Jean-Louis Borloo, ministre de la Cohésion sociale : "Si Nicolas Sarkozy était président de la République, je trouverais, pour ma part, nécessaire, indispensable, heureux, qu'il y ait des membres de l'UDF qui soient massivement au gouvernement", a-t-il déclaré sur France Inter. Selon lui, l'idée de François Bayrou de "faire travailler ensemble les gens de gauche et de droite a surnagé", au vu des résultats du premier tour, "malgré le vote utile qui a laminé à peu près tout le monde".
Réactions au PS :
François Hollande, Premier secrétaire : "Beaucoup d'électeurs qui se sont prononcés pour François Bayrou voulaient battre Nicolas Sarkozy" au premier tour de l'élection présidentielle, a-t-il dit sur RTL. "J'imagine mal ces électeurs faire maintenant le choix de Nicolas Sarkozy". "C'était d'ailleurs le sens de la campagne de François Bayrou: faites un vote utile, disait-il, parce que je peux, moi, battre Nicolas Sarkozy". Il a appelé les militants PS à "convaincre" les centristes "de voter pour celle qui représente le plus le message de la rénovation politique et le souci de ne pas confisquer le pouvoir". François Hollande a aussi assuré que la victoire de la candidate de la gauche était possible.
Jean-Marc Ayrault, président du groupe socialiste à l'Assemblée nationale : "Rien n'est joué, c'est une nouvelle campagne qui commence, il y a deux projets, deux démarches, cela clarifie les choses", a-t-il dit sur RTL. Pour lui, "il y a un fort courant en France pour ne pas mettre Nicolas Sarkozy comme président de la République et, (dans) ce courant là, il y a à la fois la gauche, les écologistes, mais aussi une large partie des électeurs de François Bayrou".
Réactions à l'UDF :
Marielle de Sarnez, directrice de campagne de François Bayrou : elle s'est réjouie qu'il y ait "désormais une force nouvelle en France". "Cette force, on va la faire vivre, on va l'élargir et c'est cela qui va être sur les tablettes demain (...). Cette force de rénovation est en route et désormais rien ne l'arrêtera. C'est le début d'une histoire", a-t-elle dit. Elle a confirmé que François Bayrou "s'exprimera mercredi". "Une chose est sûre : nous ne sommes pas à vendre !", dit-elle dans un entretien au Parisien publié lundi, en réponse à la question "vers qui pencherez-vous" au second tour le 6 mai.
Jean-Marie Cavada, député européen : "Nous n'avons pas fini de réfléchir", a déclaré le député européen, qui soutient François Bayrou, interrogé sur France 2 sur une éventuelle consigne de vote au second tour. "Nous ne voulons pas revenir en arrière, nous ne voulons pas décevoir ceux qui nous ont suivi" a-t-il ajouté, précisant qu'"une démarche de cette nature, qui est fortement nouvelle dans ce pays, ne peut pas déboucher d'un seul coup".

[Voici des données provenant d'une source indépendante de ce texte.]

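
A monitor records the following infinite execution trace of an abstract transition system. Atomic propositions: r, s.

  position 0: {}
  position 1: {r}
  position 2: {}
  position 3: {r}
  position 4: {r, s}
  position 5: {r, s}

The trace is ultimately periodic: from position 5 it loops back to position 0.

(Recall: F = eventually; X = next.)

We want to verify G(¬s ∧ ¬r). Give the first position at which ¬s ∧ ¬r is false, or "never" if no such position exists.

Check ¬s ∧ ¬r at each position in order: 0 ✓.
At position 1 the labels are {r}, so ¬s ∧ ¬r is false there. This is the first violation.

1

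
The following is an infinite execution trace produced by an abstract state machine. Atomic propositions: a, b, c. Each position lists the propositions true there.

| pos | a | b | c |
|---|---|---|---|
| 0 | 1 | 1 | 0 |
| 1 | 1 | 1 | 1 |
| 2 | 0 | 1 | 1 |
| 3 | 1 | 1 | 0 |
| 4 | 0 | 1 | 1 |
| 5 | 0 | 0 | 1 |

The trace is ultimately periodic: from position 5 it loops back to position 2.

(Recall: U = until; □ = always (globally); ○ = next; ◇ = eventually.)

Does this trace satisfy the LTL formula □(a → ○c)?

a → ○c holds at every position 0..5, and those are all positions ever visited, so □(a → ○c) holds.
Positions where a holds: 0, 1, 3.
Check ○c at each: 0→ok, 1→ok, 3→ok.

Satisfied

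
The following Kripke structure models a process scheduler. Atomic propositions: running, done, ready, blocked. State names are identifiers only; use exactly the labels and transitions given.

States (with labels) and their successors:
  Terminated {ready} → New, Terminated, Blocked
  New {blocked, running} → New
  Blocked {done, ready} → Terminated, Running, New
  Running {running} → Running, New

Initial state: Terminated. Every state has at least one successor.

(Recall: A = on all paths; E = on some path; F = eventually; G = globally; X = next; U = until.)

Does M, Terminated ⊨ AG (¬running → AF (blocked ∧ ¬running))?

No

States satisfying ¬running → AF (blocked ∧ ¬running): {New, Running}.
States satisfying AG (¬running → AF (blocked ∧ ¬running)): {New, Running}.
Blocked is reachable from Terminated and violates ¬running → AF (blocked ∧ ¬running), so AG fails at Terminated.
Terminated ∉ Sat(AG (¬running → AF (blocked ∧ ¬running))).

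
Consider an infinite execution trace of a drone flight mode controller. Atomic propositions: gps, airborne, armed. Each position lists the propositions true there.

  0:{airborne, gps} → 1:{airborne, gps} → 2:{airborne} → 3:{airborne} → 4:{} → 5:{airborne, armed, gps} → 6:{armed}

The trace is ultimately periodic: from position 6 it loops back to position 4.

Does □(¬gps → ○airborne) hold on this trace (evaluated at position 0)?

Does not hold

¬gps → ○airborne must hold at every position from 0 onward. It fails at position 3, so □(¬gps → ○airborne) is false.
Positions where ¬gps holds: 2, 3, 4, 6.
Check ○airborne at each: 2→ok, 3→fails, 4→ok, 6→fails.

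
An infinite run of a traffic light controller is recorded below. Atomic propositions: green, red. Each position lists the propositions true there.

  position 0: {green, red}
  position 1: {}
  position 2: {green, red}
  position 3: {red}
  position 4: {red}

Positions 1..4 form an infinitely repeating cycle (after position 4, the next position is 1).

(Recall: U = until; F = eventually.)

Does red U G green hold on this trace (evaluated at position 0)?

Walking from position 0: at position 1, G green has not yet held and red fails, so red U G green is false.

Violated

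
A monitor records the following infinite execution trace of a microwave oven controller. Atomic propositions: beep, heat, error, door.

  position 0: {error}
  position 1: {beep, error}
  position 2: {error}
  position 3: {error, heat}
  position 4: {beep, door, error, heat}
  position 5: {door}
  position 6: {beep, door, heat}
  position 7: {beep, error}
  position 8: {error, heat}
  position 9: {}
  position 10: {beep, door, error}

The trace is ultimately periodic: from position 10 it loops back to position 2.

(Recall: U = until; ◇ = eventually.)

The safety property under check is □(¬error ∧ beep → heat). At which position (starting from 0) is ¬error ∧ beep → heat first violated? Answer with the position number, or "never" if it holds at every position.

¬error ∧ beep → heat holds at every position 0..10, and those are all the positions the trace ever visits, so the invariant □(¬error ∧ beep → heat) is never violated.

never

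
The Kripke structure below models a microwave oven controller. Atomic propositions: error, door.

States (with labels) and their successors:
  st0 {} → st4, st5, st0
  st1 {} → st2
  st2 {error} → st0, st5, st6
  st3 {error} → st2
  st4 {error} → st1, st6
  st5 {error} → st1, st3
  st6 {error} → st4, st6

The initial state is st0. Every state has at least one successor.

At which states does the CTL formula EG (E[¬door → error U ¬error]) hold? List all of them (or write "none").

States satisfying E[¬door → error U ¬error]: {st0, st1, st2, st3, st4, st5, st6}.
States satisfying EG (E[¬door → error U ¬error]): {st0, st1, st2, st3, st4, st5, st6}.

{st0, st1, st2, st3, st4, st5, st6}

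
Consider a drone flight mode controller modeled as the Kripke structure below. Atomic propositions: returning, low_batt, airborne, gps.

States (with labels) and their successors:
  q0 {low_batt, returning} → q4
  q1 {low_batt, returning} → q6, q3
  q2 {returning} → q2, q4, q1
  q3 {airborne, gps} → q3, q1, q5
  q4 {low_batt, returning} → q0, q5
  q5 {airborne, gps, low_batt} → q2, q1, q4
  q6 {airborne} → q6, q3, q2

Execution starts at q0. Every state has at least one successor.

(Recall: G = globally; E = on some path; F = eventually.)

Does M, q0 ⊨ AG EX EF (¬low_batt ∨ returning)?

Satisfied

States satisfying EX EF (¬low_batt ∨ returning): {q0, q1, q2, q3, q4, q5, q6}.
States satisfying AG EX EF (¬low_batt ∨ returning): {q0, q1, q2, q3, q4, q5, q6}.
Every state reachable from q0 satisfies EX EF (¬low_batt ∨ returning).
q0 ∈ Sat(AG EX EF (¬low_batt ∨ returning)).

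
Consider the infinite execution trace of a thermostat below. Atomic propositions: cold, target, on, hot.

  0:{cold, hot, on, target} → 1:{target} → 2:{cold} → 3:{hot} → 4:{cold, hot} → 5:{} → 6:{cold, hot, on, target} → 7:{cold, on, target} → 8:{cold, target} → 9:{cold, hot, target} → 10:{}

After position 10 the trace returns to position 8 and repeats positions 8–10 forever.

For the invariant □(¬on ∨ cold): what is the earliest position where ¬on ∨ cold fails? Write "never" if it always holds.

¬on ∨ cold holds at every position 0..10, and those are all the positions the trace ever visits, so the invariant □(¬on ∨ cold) is never violated.

never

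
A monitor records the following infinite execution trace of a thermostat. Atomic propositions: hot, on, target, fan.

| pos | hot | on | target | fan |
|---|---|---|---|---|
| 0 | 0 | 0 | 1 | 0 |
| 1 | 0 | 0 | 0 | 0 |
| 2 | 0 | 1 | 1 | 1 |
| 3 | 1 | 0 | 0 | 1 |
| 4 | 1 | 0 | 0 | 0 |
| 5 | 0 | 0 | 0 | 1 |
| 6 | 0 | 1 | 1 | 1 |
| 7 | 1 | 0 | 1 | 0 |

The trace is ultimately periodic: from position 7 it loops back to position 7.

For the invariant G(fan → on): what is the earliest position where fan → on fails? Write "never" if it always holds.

Check fan → on at each position in order: 0 ✓, 1 ✓, 2 ✓.
At position 3 the labels are {fan, hot}, so fan → on is false there. This is the first violation.

3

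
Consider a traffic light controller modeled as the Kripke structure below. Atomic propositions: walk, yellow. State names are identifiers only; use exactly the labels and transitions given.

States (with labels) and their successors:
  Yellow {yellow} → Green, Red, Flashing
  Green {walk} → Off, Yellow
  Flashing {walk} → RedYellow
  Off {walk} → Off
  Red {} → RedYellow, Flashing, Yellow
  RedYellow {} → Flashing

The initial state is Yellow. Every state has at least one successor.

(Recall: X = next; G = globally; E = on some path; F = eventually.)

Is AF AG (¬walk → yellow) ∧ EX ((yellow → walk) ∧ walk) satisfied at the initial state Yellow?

States satisfying AG (¬walk → yellow): {Off}.
States satisfying AF AG (¬walk → yellow): {Off}.
States satisfying (yellow → walk) ∧ walk: {Green, Flashing, Off}.
States satisfying EX ((yellow → walk) ∧ walk): {Yellow, Green, Off, Red, RedYellow}.
States satisfying AF AG (¬walk → yellow) ∧ EX ((yellow → walk) ∧ walk): {Off}.
Yellow ∉ Sat(AF AG (¬walk → yellow) ∧ EX ((yellow → walk) ∧ walk)).

Violated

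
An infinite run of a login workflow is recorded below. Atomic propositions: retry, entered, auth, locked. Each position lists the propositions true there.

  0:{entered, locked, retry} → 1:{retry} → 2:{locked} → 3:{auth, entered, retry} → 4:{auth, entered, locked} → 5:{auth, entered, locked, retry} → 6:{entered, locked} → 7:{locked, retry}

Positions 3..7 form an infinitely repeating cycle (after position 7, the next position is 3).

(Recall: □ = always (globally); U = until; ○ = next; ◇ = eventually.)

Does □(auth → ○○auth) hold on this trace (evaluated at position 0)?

auth → ○○auth must hold at every position from 0 onward. It fails at position 4, so □(auth → ○○auth) is false.
Positions where auth holds: 3, 4, 5.
Check ○○auth at each: 3→ok, 4→fails, 5→fails.

Does not hold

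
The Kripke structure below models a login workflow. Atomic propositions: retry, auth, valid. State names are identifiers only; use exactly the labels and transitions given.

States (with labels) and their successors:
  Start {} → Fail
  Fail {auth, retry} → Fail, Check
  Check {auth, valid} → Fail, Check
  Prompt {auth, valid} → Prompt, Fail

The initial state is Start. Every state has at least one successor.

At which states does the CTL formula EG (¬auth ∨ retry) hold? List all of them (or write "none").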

Jean-Christophe Lagarde, député de Bobigny : "Entre le premier et le deuxième tour il y a 15 jours, et je ne vois pas pourquoi on serait obligé courir dès le lendemain" vers un candidat ou un autre, a-t-il déclaré sur France-Info. "On ne va pas entrer dans de petites négociations de couloirs comme d'autres le font habituellement (...). Nous voulons sortir du système binaire. On va réfléchir à la meilleure façon de faire respecter les gens qui disent 'on veut changer la vie politique dans ce pays' ", a-t-il ajouté.